Suddenly the music changed, and first notes of “Waving Flags,” the anthem of the 2010 Camp Simcha boys’ session, came through the sound system. A boy began singing and dancing. A counselor, then another, then more campers joined him. Families gathered around, cheering the impromptu performance. Cell phone cameras were everywhere. People walking across the bridge overlooking the park stopped to watch, unaware that the star of the show just celebrated his first anniversary of completing chemotherapy.

A red-haired girl ran by with her counselor, her braces flashing in her mouth. She introduced herself to an adult as a Camp Simcha Special camper, one of 40 who had come from the Glen Spey, NY, campground with their counselors and a complete medical staff for the event.  “How is camp this year?” the adult asked.

“Amazing! Awesome! Chai Lifeline is the best!” she replied. The enthusiasm was reason enough for a hug from her counselor, and the two bounded off.

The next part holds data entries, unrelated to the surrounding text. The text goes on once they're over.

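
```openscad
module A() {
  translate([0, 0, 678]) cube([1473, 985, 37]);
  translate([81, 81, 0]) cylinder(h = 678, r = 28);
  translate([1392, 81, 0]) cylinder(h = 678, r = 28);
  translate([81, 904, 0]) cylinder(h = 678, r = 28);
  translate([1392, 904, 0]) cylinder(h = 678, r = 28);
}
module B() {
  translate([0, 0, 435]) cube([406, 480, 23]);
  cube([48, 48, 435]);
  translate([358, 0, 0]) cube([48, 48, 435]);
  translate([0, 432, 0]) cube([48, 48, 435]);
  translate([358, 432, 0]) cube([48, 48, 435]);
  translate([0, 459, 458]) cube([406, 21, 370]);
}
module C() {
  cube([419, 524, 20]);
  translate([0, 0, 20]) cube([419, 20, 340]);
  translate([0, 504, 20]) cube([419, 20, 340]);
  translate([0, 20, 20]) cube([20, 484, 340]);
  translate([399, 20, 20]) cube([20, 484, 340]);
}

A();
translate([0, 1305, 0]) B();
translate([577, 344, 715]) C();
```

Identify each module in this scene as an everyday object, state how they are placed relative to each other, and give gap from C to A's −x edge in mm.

The open box's min-x is at 577; the table's min-x is 0; gap = 577 mm.

A is a table. B is a chair. C is an open box. The chair is on the floor beside the table on its +y side. The open box is on top of the table. The gap from the open box to the table's −x edge is 577 mm.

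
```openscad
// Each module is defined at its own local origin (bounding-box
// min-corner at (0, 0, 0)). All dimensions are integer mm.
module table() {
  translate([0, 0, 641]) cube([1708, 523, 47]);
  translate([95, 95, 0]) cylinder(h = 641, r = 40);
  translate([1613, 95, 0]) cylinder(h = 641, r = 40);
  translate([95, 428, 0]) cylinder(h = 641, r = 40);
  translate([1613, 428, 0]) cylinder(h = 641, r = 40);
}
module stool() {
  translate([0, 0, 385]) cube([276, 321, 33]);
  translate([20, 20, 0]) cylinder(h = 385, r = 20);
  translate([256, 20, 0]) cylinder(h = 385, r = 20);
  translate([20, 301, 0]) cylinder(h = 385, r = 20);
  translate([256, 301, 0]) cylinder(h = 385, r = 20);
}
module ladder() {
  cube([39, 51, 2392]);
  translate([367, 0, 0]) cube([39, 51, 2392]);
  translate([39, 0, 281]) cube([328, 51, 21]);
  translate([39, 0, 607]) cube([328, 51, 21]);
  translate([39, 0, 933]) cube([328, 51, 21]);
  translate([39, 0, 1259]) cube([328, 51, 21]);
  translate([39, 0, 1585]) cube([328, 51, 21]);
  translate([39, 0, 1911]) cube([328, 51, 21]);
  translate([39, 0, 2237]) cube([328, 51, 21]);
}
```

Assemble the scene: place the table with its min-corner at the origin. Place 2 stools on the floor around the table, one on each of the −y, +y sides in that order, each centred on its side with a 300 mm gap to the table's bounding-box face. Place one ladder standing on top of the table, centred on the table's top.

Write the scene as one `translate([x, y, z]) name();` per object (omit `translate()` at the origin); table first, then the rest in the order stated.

table();
translate([716, -621, 0]) stool();
translate([716, 823, 0]) stool();
translate([651, 236, 688]) ladder();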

“It’s hard to imagine that he’s been gone for a year,” said Chai Lifeline executive vice president Rabbi Simcha Scholar, who was a close friend. “But he left our children an incredible gift. His life inspired others to undertake acts of generosity and chesed like this afternoon’s festivity. This event is part of a legacy of love and compassion that continues to benefit sick children and their families.”

Rabbi Scholar turned wistful. “Shlomo really would have loved this. After his own family, seeing Chai Lifeline’s kids so happy was the greatest pleasure of his life.”

Camp Simcha Special is named in memory of Zvi Dovid Obstfeld.